Page 1 of 1

What is difference between Hashed Files and Lookup Files set

Posted: Thu Sep 27, 2007 7:44 am
by nexus2me
Hi,

Anyone can me tell What is difference between Hashed Files and Lookup Files
Set



with rgrd

Nexus

Posted: Thu Sep 27, 2007 8:50 am
by ameyvaidya
Hi!

Welcome to DSXchange!!


Difference 1:
The first does not exist in PX and the other does.

Apologies,

But I do not see why the two need ever be compared.
:?

Posted: Thu Sep 27, 2007 4:48 pm
by ray.wurlod
A Hashed File is only available in server jobs. It uses a hashing algorithm (without building an index) to determine the location of keys within its structure. It is not amenable to parallelism. The contents of a hashed file may be cached in memory when using the Hashed File stage to service a reference input link. New rows to be written to a hashed file may first be written to a memory cache, then flushed to disk. All writes to a hashed file using an existing key overwrite the previous row. Duplicate key values are not permitted.

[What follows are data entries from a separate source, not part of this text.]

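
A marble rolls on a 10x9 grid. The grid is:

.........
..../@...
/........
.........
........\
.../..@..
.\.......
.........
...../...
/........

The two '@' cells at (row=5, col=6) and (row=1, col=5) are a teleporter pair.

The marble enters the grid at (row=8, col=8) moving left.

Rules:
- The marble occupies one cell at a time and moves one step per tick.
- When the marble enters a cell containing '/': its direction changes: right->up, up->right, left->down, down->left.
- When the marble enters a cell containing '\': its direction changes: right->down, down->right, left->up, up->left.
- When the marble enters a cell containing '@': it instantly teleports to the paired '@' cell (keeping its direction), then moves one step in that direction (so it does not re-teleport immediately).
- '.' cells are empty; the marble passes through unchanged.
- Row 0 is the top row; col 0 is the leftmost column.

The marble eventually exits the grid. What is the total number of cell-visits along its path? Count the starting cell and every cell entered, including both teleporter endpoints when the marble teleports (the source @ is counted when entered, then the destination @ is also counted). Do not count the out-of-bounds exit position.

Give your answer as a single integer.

Step 1: enter (8,8), '.' pass, move left to (8,7)
Step 2: enter (8,7), '.' pass, move left to (8,6)
Step 3: enter (8,6), '.' pass, move left to (8,5)
Step 4: enter (8,5), '/' deflects left->down, move down to (9,5)
Step 5: enter (9,5), '.' pass, move down to (10,5)
Step 6: at (10,5) — EXIT via bottom edge, pos 5
Path length (cell visits): 5

Answer: 5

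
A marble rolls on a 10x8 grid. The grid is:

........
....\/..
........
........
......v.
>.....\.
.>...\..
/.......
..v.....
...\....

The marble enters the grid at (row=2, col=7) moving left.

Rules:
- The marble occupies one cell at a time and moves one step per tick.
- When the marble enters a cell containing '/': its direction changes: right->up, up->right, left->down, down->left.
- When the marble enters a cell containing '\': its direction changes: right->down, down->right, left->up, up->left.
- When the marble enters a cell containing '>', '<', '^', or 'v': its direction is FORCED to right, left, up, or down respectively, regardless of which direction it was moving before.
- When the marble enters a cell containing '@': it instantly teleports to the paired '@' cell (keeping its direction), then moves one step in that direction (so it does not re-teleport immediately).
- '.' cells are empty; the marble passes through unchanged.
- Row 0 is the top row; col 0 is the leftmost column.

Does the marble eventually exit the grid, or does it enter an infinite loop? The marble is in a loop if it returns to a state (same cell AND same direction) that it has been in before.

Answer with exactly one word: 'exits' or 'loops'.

Step 1: enter (2,7), '.' pass, move left to (2,6)
Step 2: enter (2,6), '.' pass, move left to (2,5)
Step 3: enter (2,5), '.' pass, move left to (2,4)
Step 4: enter (2,4), '.' pass, move left to (2,3)
Step 5: enter (2,3), '.' pass, move left to (2,2)
Step 6: enter (2,2), '.' pass, move left to (2,1)
Step 7: enter (2,1), '.' pass, move left to (2,0)
Step 8: enter (2,0), '.' pass, move left to (2,-1)
Step 9: at (2,-1) — EXIT via left edge, pos 2

Answer: exits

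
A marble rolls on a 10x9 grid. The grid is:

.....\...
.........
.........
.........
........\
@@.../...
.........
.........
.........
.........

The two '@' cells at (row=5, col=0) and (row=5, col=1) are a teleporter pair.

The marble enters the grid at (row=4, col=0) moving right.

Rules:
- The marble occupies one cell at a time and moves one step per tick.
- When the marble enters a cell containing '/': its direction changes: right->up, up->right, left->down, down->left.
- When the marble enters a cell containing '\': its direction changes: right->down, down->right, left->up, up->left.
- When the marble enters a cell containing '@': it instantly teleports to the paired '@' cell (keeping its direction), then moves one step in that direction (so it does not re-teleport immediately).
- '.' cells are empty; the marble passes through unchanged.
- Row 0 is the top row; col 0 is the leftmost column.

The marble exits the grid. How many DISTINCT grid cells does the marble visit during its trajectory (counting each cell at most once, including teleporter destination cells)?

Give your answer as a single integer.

Answer: 14

Derivation:
Step 1: enter (4,0), '.' pass, move right to (4,1)
Step 2: enter (4,1), '.' pass, move right to (4,2)
Step 3: enter (4,2), '.' pass, move right to (4,3)
Step 4: enter (4,3), '.' pass, move right to (4,4)
Step 5: enter (4,4), '.' pass, move right to (4,5)
Step 6: enter (4,5), '.' pass, move right to (4,6)
Step 7: enter (4,6), '.' pass, move right to (4,7)
Step 8: enter (4,7), '.' pass, move right to (4,8)
Step 9: enter (4,8), '\' deflects right->down, move down to (5,8)
Step 10: enter (5,8), '.' pass, move down to (6,8)
Step 11: enter (6,8), '.' pass, move down to (7,8)
Step 12: enter (7,8), '.' pass, move down to (8,8)
Step 13: enter (8,8), '.' pass, move down to (9,8)
Step 14: enter (9,8), '.' pass, move down to (10,8)
Step 15: at (10,8) — EXIT via bottom edge, pos 8
Distinct cells visited: 14 (path length 14)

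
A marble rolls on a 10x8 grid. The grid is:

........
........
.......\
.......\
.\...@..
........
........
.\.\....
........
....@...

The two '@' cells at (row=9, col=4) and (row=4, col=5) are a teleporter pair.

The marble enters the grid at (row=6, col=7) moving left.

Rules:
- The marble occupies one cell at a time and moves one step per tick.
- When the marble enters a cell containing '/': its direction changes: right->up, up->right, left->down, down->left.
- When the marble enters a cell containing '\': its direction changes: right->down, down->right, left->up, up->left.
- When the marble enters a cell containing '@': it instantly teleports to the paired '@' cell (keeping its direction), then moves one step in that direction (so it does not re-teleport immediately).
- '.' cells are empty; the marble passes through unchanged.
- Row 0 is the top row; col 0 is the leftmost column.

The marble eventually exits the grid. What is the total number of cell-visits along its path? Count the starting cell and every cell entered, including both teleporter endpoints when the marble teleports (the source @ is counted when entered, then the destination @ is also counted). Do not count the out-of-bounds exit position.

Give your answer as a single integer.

Step 1: enter (6,7), '.' pass, move left to (6,6)
Step 2: enter (6,6), '.' pass, move left to (6,5)
Step 3: enter (6,5), '.' pass, move left to (6,4)
Step 4: enter (6,4), '.' pass, move left to (6,3)
Step 5: enter (6,3), '.' pass, move left to (6,2)
Step 6: enter (6,2), '.' pass, move left to (6,1)
Step 7: enter (6,1), '.' pass, move left to (6,0)
Step 8: enter (6,0), '.' pass, move left to (6,-1)
Step 9: at (6,-1) — EXIT via left edge, pos 6
Path length (cell visits): 8

Answer: 8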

A Lookup File Set is only available in parallel jobs. It uses an index (based on a hash table) to determine the location of keys within its structure. It is a parallel structure; it has its records spread over the processing nodes specified when it was created. The records in the Lookup File Set are loaded into a virtual Data Set before use, and the index is also loaded into memory. Duplicate key values are (optionally) permitted. If the option is not selected, duplicates are rejected when writing to the Lookup File Set.

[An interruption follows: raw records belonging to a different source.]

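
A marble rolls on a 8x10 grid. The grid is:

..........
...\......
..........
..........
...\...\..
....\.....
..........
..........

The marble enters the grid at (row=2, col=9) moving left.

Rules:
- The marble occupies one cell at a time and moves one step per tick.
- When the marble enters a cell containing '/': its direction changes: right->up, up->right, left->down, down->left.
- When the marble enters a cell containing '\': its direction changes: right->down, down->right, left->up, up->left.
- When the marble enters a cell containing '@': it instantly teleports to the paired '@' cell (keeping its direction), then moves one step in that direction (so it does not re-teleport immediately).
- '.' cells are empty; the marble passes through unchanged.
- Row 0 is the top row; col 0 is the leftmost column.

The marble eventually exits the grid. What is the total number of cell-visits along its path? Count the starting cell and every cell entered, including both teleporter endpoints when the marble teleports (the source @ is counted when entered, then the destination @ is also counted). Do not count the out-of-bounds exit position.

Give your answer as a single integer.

Step 1: enter (2,9), '.' pass, move left to (2,8)
Step 2: enter (2,8), '.' pass, move left to (2,7)
Step 3: enter (2,7), '.' pass, move left to (2,6)
Step 4: enter (2,6), '.' pass, move left to (2,5)
Step 5: enter (2,5), '.' pass, move left to (2,4)
Step 6: enter (2,4), '.' pass, move left to (2,3)
Step 7: enter (2,3), '.' pass, move left to (2,2)
Step 8: enter (2,2), '.' pass, move left to (2,1)
Step 9: enter (2,1), '.' pass, move left to (2,0)
Step 10: enter (2,0), '.' pass, move left to (2,-1)
Step 11: at (2,-1) — EXIT via left edge, pos 2
Path length (cell visits): 10

Answer: 10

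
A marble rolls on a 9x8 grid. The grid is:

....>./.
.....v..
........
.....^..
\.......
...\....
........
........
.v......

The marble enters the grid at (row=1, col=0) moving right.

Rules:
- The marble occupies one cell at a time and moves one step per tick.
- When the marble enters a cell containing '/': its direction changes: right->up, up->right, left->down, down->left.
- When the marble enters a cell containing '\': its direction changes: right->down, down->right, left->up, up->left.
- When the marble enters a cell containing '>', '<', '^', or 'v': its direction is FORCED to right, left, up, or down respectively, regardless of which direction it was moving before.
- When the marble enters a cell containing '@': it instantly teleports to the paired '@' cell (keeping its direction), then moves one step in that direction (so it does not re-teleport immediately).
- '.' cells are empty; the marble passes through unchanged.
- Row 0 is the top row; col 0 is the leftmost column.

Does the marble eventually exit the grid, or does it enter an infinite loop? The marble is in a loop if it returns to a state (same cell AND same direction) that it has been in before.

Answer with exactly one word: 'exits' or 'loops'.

Answer: loops

Derivation:
Step 1: enter (1,0), '.' pass, move right to (1,1)
Step 2: enter (1,1), '.' pass, move right to (1,2)
Step 3: enter (1,2), '.' pass, move right to (1,3)
Step 4: enter (1,3), '.' pass, move right to (1,4)
Step 5: enter (1,4), '.' pass, move right to (1,5)
Step 6: enter (1,5), 'v' forces right->down, move down to (2,5)
Step 7: enter (2,5), '.' pass, move down to (3,5)
Step 8: enter (3,5), '^' forces down->up, move up to (2,5)
Step 9: enter (2,5), '.' pass, move up to (1,5)
Step 10: enter (1,5), 'v' forces up->down, move down to (2,5)
Step 11: at (2,5) dir=down — LOOP DETECTED (seen before)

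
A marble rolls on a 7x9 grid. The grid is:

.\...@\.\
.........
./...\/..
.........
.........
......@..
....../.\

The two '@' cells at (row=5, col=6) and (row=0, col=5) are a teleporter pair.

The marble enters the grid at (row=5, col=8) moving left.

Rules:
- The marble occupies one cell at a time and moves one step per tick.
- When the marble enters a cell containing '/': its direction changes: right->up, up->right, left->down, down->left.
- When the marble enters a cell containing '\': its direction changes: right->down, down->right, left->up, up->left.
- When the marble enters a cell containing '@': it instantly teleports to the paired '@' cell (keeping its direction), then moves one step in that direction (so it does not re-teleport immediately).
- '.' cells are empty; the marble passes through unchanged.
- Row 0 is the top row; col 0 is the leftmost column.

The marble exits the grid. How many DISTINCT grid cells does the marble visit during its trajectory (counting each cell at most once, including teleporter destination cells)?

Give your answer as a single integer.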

Re: What is difference between Hashed Files and Lookup Files

Posted: Fri Oct 12, 2007 12:55 am
by mcs@rajesh
hi
hashed file: this is used in server job. It does the function just like the Dataset in Parallel job.
LUKUPfileset: it is used in parallel jobs to enhance the performance.
i dont think these two has ever been compared...

Posted: Sat Oct 13, 2007 2:29 pm
by dwblore
Hi,
Hash Files were in Server Job and is no more supported in PX.
In Server jobs writing a reference table in to a Hash file and reading (referencing) for lookup would result in better performance rather than looking up a table.